Slashdot Mirror
Caller ID Spoofing for the Masses
lolly72 writes "SecurityFocus has a story on a new U.S. website offering a caller I.D. falsification service. It's called Camophone. It's being advertised in Google ads that appear with search results for Star38.com, which was the the last service to try and make money off caller I.D. hacking. But unlike Star38.com, Camophone isn't limited to collection agencies and private investigators, and it doesn't cost $125 to sign up. Anyone with a PayPal account can use it, and at five cents a minute, probably will. Who do you want to fake out today?"
you can already do this using an asterisk pbx and a VoIP provider. Although once this starts being abused I doubt it will remain a feature.
time is a perception of a being's consciousness
time is your 6th sense, the wierd ones are 7+
I signed up for the service while this article was still in the mysterious future. Tried it out, didn't work.

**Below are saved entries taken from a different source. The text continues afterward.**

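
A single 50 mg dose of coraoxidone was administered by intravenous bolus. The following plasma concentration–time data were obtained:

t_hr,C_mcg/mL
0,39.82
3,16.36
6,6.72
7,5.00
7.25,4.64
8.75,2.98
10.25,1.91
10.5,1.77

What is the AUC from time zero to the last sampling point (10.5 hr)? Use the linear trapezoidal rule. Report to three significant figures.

AUC = 136 mcg/mL·hr

Trapezoidal AUC_0→10.5:
  [0→3]: (39.82+16.36)/2 × 3 = 84.27
  [3→6]: (16.36+6.72)/2 × 3 = 34.62
  [6→7]: (6.72+5.00)/2 × 1 = 5.86
  [7→7.25]: (5.00+4.64)/2 × 0.25 = 1.205
  [7.25→8.75]: (4.64+2.98)/2 × 1.5 = 5.715
  [8.75→10.25]: (2.98+1.91)/2 × 1.5 = 3.6675
  [10.25→10.5]: (1.91+1.77)/2 × 0.25 = 0.46
  Sum = 135.7975 mcg/mL·hr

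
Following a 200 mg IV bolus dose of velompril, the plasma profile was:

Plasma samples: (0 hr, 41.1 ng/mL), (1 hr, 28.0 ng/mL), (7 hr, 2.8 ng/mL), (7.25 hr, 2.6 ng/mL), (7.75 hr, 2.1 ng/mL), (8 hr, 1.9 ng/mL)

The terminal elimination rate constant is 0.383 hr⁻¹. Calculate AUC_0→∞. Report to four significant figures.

AUC = 134.3 ng/mL·hr

Trapezoidal AUC_0→8:
  [0→1]: (41.1+28.0)/2 × 1 = 34.55
  [1→7]: (28.0+2.8)/2 × 6 = 92.4
  [7→7.25]: (2.8+2.6)/2 × 0.25 = 0.675
  [7.25→7.75]: (2.6+2.1)/2 × 0.5 = 1.175
  [7.75→8]: (2.1+1.9)/2 × 0.25 = 0.5
  Sum = 129.3 ng/mL·hr
Extrapolated tail: C_last / k_e = 1.9 / 0.383 = 4.961
AUC_0→∞ = 129.3 + 4.961 = 134.261 ng/mL·hr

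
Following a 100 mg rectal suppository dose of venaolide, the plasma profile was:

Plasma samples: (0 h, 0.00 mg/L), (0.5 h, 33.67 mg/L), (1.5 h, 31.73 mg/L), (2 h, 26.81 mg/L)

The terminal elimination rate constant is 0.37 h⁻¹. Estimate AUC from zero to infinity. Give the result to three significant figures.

AUC = 128 mg/L·h

Trapezoidal AUC_0→2:
  [0→0.5]: (0.00+33.67)/2 × 0.5 = 8.4175
  [0.5→1.5]: (33.67+31.73)/2 × 1 = 32.7
  [1.5→2]: (31.73+26.81)/2 × 0.5 = 14.635
  Sum = 55.7525 mg/L·h
Extrapolated tail: C_last / k_e = 26.81 / 0.37 = 72.459
AUC_0→∞ = 55.7525 + 72.459 = 128.2115 mg/L·h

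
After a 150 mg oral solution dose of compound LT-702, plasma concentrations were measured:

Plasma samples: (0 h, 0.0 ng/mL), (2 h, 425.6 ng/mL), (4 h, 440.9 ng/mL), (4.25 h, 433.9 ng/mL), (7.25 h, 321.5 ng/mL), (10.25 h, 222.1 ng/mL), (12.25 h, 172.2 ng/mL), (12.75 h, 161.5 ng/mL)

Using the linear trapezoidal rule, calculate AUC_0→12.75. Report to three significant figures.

Trapezoidal AUC_0→12.75:
  [0→2]: (0.0+425.6)/2 × 2 = 425.6
  [2→4]: (425.6+440.9)/2 × 2 = 866.5
  [4→4.25]: (440.9+433.9)/2 × 0.25 = 109.35
  [4.25→7.25]: (433.9+321.5)/2 × 3 = 1133.1
  [7.25→10.25]: (321.5+222.1)/2 × 3 = 815.4
  [10.25→12.25]: (222.1+172.2)/2 × 2 = 394.3
  [12.25→12.75]: (172.2+161.5)/2 × 0.5 = 83.425
  Sum = 3827.675 ng/mL·h

AUC = 3830 ng/mL·h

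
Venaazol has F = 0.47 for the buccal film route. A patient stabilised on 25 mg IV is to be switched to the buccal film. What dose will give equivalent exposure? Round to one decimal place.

D_buccal = 53.2 mg

For equal systemic exposure: F × D_ev = D_iv
D_ev = D_iv / F = 25 / 0.47 = 53.1915 mg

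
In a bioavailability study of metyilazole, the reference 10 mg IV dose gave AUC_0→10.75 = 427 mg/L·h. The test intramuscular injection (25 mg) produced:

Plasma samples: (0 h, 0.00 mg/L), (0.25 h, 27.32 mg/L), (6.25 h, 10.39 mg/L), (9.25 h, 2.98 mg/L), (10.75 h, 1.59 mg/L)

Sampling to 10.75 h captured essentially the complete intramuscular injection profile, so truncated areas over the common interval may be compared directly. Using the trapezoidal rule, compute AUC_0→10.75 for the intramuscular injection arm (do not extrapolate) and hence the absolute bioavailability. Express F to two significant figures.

Trapezoidal AUC_0→10.75 (intramuscular injection):
  [0→0.25]: (0.00+27.32)/2 × 0.25 = 3.415
  [0.25→6.25]: (27.32+10.39)/2 × 6 = 113.13
  [6.25→9.25]: (10.39+2.98)/2 × 3 = 20.055
  [9.25→10.75]: (2.98+1.59)/2 × 1.5 = 3.4275
  Sum = 140.0275 mg/L·h
F = (AUC_ev/D_ev)/(AUC_iv/D_iv) = (140.0275/25)/(427/10) = 5.6011/42.7 = 0.1312

F = 0.13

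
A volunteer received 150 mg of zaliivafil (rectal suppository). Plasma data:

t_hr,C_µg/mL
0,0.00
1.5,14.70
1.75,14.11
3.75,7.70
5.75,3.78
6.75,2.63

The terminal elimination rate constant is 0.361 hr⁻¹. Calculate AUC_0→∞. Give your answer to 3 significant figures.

Trapezoidal AUC_0→6.75:
  [0→1.5]: (0.00+14.70)/2 × 1.5 = 11.025
  [1.5→1.75]: (14.70+14.11)/2 × 0.25 = 3.60125
  [1.75→3.75]: (14.11+7.70)/2 × 2 = 21.81
  [3.75→5.75]: (7.70+3.78)/2 × 2 = 11.48
  [5.75→6.75]: (3.78+2.63)/2 × 1 = 3.205
  Sum = 51.12125 µg/mL·hr
Extrapolated tail: C_last / k_e = 2.63 / 0.361 = 7.285
AUC_0→∞ = 51.12125 + 7.285 = 58.40625 µg/mL·hr

AUC = 58.4 µg/mL·hr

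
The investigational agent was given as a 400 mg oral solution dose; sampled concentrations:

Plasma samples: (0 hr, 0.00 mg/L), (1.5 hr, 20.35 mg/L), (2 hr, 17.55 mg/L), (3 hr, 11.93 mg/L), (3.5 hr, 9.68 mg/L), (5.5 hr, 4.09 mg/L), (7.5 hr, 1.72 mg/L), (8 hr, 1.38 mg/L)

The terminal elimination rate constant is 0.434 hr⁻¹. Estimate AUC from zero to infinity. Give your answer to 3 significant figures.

AUC = 68.4 mg/L·hr

Trapezoidal AUC_0→8:
  [0→1.5]: (0.00+20.35)/2 × 1.5 = 15.2625
  [1.5→2]: (20.35+17.55)/2 × 0.5 = 9.475
  [2→3]: (17.55+11.93)/2 × 1 = 14.74
  [3→3.5]: (11.93+9.68)/2 × 0.5 = 5.4025
  [3.5→5.5]: (9.68+4.09)/2 × 2 = 13.77
  [5.5→7.5]: (4.09+1.72)/2 × 2 = 5.81
  [7.5→8]: (1.72+1.38)/2 × 0.5 = 0.775
  Sum = 65.235 mg/L·hr
Extrapolated tail: C_last / k_e = 1.38 / 0.434 = 3.180
AUC_0→∞ = 65.235 + 3.180 = 68.415 mg/L·hr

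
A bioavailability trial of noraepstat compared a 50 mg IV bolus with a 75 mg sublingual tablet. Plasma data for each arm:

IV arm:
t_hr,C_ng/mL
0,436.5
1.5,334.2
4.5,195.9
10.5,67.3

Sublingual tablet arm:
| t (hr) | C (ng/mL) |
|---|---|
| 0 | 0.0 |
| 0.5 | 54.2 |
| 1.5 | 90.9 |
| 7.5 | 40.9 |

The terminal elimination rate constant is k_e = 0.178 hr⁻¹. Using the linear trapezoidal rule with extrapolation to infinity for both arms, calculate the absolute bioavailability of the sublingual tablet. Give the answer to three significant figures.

F = 0.187

Trapezoidal AUC_0→10.5 (IV):
  [0→1.5]: (436.5+334.2)/2 × 1.5 = 578.025
  [1.5→4.5]: (334.2+195.9)/2 × 3 = 795.15
  [4.5→10.5]: (195.9+67.3)/2 × 6 = 789.6
  Sum = 2162.775 ng/mL·hr
IV tail: 67.3/0.178 = 378.090; AUC_iv,0→∞ = 2162.775 + 378.090 = 2540.865 ng/mL·hr
Trapezoidal AUC_0→7.5 (sublingual tablet):
  [0→0.5]: (0.0+54.2)/2 × 0.5 = 13.55
  [0.5→1.5]: (54.2+90.9)/2 × 1 = 72.55
  [1.5→7.5]: (90.9+40.9)/2 × 6 = 395.4
  Sum = 481.5 ng/mL·hr
sublingual tablet tail: 40.9/0.178 = 229.775; AUC_ev,0→∞ = 481.5 + 229.775 = 711.275 ng/mL·hr
F = (AUC_ev/D_ev)/(AUC_iv/D_iv) = (711.275/75)/(2540.865/50) = 9.48367/50.8173 = 0.1866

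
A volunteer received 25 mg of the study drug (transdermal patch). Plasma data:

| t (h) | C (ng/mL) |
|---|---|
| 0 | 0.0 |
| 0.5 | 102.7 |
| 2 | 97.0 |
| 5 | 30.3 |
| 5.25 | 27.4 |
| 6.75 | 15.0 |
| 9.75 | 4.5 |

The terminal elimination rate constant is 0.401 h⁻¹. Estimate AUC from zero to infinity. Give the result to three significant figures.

Trapezoidal AUC_0→9.75:
  [0→0.5]: (0.0+102.7)/2 × 0.5 = 25.675
  [0.5→2]: (102.7+97.0)/2 × 1.5 = 149.775
  [2→5]: (97.0+30.3)/2 × 3 = 190.95
  [5→5.25]: (30.3+27.4)/2 × 0.25 = 7.2125
  [5.25→6.75]: (27.4+15.0)/2 × 1.5 = 31.8
  [6.75→9.75]: (15.0+4.5)/2 × 3 = 29.25
  Sum = 434.6625 ng/mL·h
Extrapolated tail: C_last / k_e = 4.5 / 0.401 = 11.222
AUC_0→∞ = 434.6625 + 11.222 = 445.8845 ng/mL·h

AUC = 446 ng/mL·h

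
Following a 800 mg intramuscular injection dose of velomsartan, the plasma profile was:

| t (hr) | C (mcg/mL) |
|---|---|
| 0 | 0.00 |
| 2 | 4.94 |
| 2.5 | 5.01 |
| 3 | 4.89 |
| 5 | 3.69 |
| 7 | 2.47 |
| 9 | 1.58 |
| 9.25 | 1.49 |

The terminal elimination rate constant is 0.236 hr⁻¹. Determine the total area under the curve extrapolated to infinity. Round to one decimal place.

Trapezoidal AUC_0→9.25:
  [0→2]: (0.00+4.94)/2 × 2 = 4.94
  [2→2.5]: (4.94+5.01)/2 × 0.5 = 2.4875
  [2.5→3]: (5.01+4.89)/2 × 0.5 = 2.475
  [3→5]: (4.89+3.69)/2 × 2 = 8.58
  [5→7]: (3.69+2.47)/2 × 2 = 6.16
  [7→9]: (2.47+1.58)/2 × 2 = 4.05
  [9→9.25]: (1.58+1.49)/2 × 0.25 = 0.38375
  Sum = 29.07625 mcg/mL·hr
Extrapolated tail: C_last / k_e = 1.49 / 0.236 = 6.314
AUC_0→∞ = 29.07625 + 6.314 = 35.39025 mcg/mL·hr

AUC = 35.4 mcg/mL·hr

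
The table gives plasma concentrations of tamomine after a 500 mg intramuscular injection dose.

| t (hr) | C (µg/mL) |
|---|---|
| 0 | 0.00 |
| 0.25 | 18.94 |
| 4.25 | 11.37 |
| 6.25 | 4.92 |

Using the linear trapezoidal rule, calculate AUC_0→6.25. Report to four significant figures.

AUC = 79.28 µg/mL·hr

Trapezoidal AUC_0→6.25:
  [0→0.25]: (0.00+18.94)/2 × 0.25 = 2.3675
  [0.25→4.25]: (18.94+11.37)/2 × 4 = 60.62
  [4.25→6.25]: (11.37+4.92)/2 × 2 = 16.29
  Sum = 79.2775 µg/mL·hr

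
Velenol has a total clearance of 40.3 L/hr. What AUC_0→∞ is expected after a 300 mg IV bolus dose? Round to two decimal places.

AUC_0→∞ = Dose_iv / CL
        = 300 / 40.3 = 7.44417 mg/L·hr

AUC = 7.44 mg/L·hr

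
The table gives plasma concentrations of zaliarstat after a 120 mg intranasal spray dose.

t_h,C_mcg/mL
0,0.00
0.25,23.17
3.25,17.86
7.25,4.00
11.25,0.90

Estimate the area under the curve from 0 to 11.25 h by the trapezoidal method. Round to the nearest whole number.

Trapezoidal AUC_0→11.25:
  [0→0.25]: (0.00+23.17)/2 × 0.25 = 2.89625
  [0.25→3.25]: (23.17+17.86)/2 × 3 = 61.545
  [3.25→7.25]: (17.86+4.00)/2 × 4 = 43.72
  [7.25→11.25]: (4.00+0.90)/2 × 4 = 9.8
  Sum = 117.96125 mcg/mL·h

AUC = 118 mcg/mL·h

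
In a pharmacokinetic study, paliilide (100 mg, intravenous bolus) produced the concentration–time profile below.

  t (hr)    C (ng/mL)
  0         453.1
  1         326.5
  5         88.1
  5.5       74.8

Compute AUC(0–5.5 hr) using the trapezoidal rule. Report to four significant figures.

AUC = 1260 ng/mL·hr

Trapezoidal AUC_0→5.5:
  [0→1]: (453.1+326.5)/2 × 1 = 389.8
  [1→5]: (326.5+88.1)/2 × 4 = 829.2
  [5→5.5]: (88.1+74.8)/2 × 0.5 = 40.725
  Sum = 1259.725 ng/mL·hr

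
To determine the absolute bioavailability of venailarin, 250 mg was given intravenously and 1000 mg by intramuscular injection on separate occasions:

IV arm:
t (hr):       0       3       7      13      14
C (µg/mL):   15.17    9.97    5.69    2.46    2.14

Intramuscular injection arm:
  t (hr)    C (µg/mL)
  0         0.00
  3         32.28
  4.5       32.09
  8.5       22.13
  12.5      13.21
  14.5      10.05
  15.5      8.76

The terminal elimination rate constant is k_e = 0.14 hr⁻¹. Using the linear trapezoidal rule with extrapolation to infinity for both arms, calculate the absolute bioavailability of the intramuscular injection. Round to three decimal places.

F = 0.835

Trapezoidal AUC_0→14 (IV):
  [0→3]: (15.17+9.97)/2 × 3 = 37.71
  [3→7]: (9.97+5.69)/2 × 4 = 31.32
  [7→13]: (5.69+2.46)/2 × 6 = 24.45
  [13→14]: (2.46+2.14)/2 × 1 = 2.3
  Sum = 95.78 µg/mL·hr
IV tail: 2.14/0.14 = 15.286; AUC_iv,0→∞ = 95.78 + 15.286 = 111.066 µg/mL·hr
Trapezoidal AUC_0→15.5 (intramuscular injection):
  [0→3]: (0.00+32.28)/2 × 3 = 48.42
  [3→4.5]: (32.28+32.09)/2 × 1.5 = 48.2775
  [4.5→8.5]: (32.09+22.13)/2 × 4 = 108.44
  [8.5→12.5]: (22.13+13.21)/2 × 4 = 70.68
  [12.5→14.5]: (13.21+10.05)/2 × 2 = 23.26
  [14.5→15.5]: (10.05+8.76)/2 × 1 = 9.405
  Sum = 308.4825 µg/mL·hr
intramuscular injection tail: 8.76/0.14 = 62.571; AUC_ev,0→∞ = 308.4825 + 62.571 = 371.0535 µg/mL·hr
F = (AUC_ev/D_ev)/(AUC_iv/D_iv) = (371.0535/1000)/(111.066/250) = 0.3710535/0.444264 = 0.8352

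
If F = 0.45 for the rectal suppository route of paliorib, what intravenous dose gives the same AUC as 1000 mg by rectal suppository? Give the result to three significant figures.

Systemic exposure from an extravascular dose = F × D_ev, so the equivalent IV dose is F × D_ev.
D_iv = F × D_ev = 0.45 × 1000 = 450 mg

D_iv = 450 mg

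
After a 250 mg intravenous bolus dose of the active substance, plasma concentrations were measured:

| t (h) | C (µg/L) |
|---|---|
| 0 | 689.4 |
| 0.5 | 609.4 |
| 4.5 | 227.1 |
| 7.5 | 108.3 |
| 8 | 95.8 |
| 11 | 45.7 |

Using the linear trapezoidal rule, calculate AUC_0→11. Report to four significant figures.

AUC = 2764 µg/L·h

Trapezoidal AUC_0→11:
  [0→0.5]: (689.4+609.4)/2 × 0.5 = 324.7
  [0.5→4.5]: (609.4+227.1)/2 × 4 = 1673.0
  [4.5→7.5]: (227.1+108.3)/2 × 3 = 503.1
  [7.5→8]: (108.3+95.8)/2 × 0.5 = 51.025
  [8→11]: (95.8+45.7)/2 × 3 = 212.25
  Sum = 2764.075 µg/L·h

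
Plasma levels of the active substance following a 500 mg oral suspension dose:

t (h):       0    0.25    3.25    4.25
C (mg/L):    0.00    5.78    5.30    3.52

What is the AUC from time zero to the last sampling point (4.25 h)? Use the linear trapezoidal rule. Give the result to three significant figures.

Trapezoidal AUC_0→4.25:
  [0→0.25]: (0.00+5.78)/2 × 0.25 = 0.7225
  [0.25→3.25]: (5.78+5.30)/2 × 3 = 16.62
  [3.25→4.25]: (5.30+3.52)/2 × 1 = 4.41
  Sum = 21.7525 mg/L·h

AUC = 21.8 mg/L·h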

I got to file my first Paypal dispute claim!
Seriously though, the website is just text and there's no contact info for anything.
Scam.
Figured $5 through PayPal (and yes, it really was PayPal, not some spoofed tab or scam site) was worthwhile.
However, even though their FAQ said it would be ready in 30 seconds, my account still shows zero minutes. Don't know if that's because PayPal takes a while to do the transfer, but I wasn't about to use a credit card with them.
For what it's worth, their "Privacy Guard" service page looks like this:
Camophone.com Home | Login to Privacy Guard | Frequently Asked Questions | Signup for Service
Logged in: das
Time Remaining in Seconds: 0
Time Remaining in Minutes: 0
Recharge Account
Enter all phone numbers without a leading "1" and with no dashes or spaces. Example: 9095551212
Caller ID must be ten digits to be passed properly through the telephone network. When the system calls you, the caller ID you set will be sent to you as well.
number to call [recipient]: (format: NPANXXXXXX)
your number [caller]: (format: NPANXXXXXX)
caller ID to send:
You're mixing callerID (in the case of "voice mail access without password") with ANI (in the case of credit card activation) :) You can't disable this with star codes, or with the "Private Name" feature of callerID blocking.
CallerID is spoofable, but ANI info is not. Any time you call an 800 number (or 888, or 877, or any of the other variants that are out now) your info is sent prior to the first ring. This is ANI (Automatic Number Identification? It's been a while. I'm sure someone will correct me if I've got it wrong
CallerID, on the other hand, can be enabled or disabled, and can be spoofed.
Easy way to remember -- who's paying for the call? If it's you, then it's callerID. If it's the other guy, then it's ANI.
--
Just use a calling card...
I have a calling card that I got through WalMart. The caller ID comes up as Denver, CO. I live in PA. This is via my cell or my land-line...
I'm not a prophet or a stone-age man,
I'm just a mortal with potential of a super man.
No one's mentioned that Caller ID isn't really used for that much authentication. Let me give you a little bit of background on caller ID.
There is actually two types of calling number identification one being the popular Caller ID which as we know can be manipulated and blocked and the other being ANI or Automatic Number Identification which the user has no (or minimal) control over. Caller ID is used for the little displays on your phone and can have a flag set to block it, as well as define what number displays usually on outbound or two way trunks for use with DID (Direct Inward Dialing).
The reason the phone companies allow you to set your outbound caller ID is so when you are using DID, you can have people reach you back directly instead of thru the companies generic number. Now a little bit of background on DID: Mid and large sized companies use DID for everything, it's how everyone has a seperate phone number or fax number on their desk. It would be uneconomical for the businesses to bring in a seperate phone line for everone in the office, so they share them. So say for example a company with 100 employees would have a block of 100 phone numbers, but only 23 incoming phone lines, any number can come in on any one of those phone lines and the company's PBX determines which desk to route the call to. Pretty simple. So when an employee wants to make a call, again he can use any phone line, and the PBX sets the outbound caller ID to his real number so it's easy for people to call him back. Some phone companies limit you to what Caller ID data you can send them, (which makes sense that you can only have outbound Caller ID on numbers that are in your block.)
ANI always knows the calling trunk, and location. It's what's used for credit card verification, 911, etc. You can't block it and usually can't set it. ANI is transmitted (amongst other things) over SS7, which is basically an out of band protcol (which actually does carry caller ID too) that is used between switches. Few companies have phone systems that speak SS7, or a link into the SS7 network for that matter, it's just not useful. Phone companies would crack down pretty hard on fake SS7 info, because they could loose money on billing.
So in summary, Caller ID - not secure, ANI - A little more secure.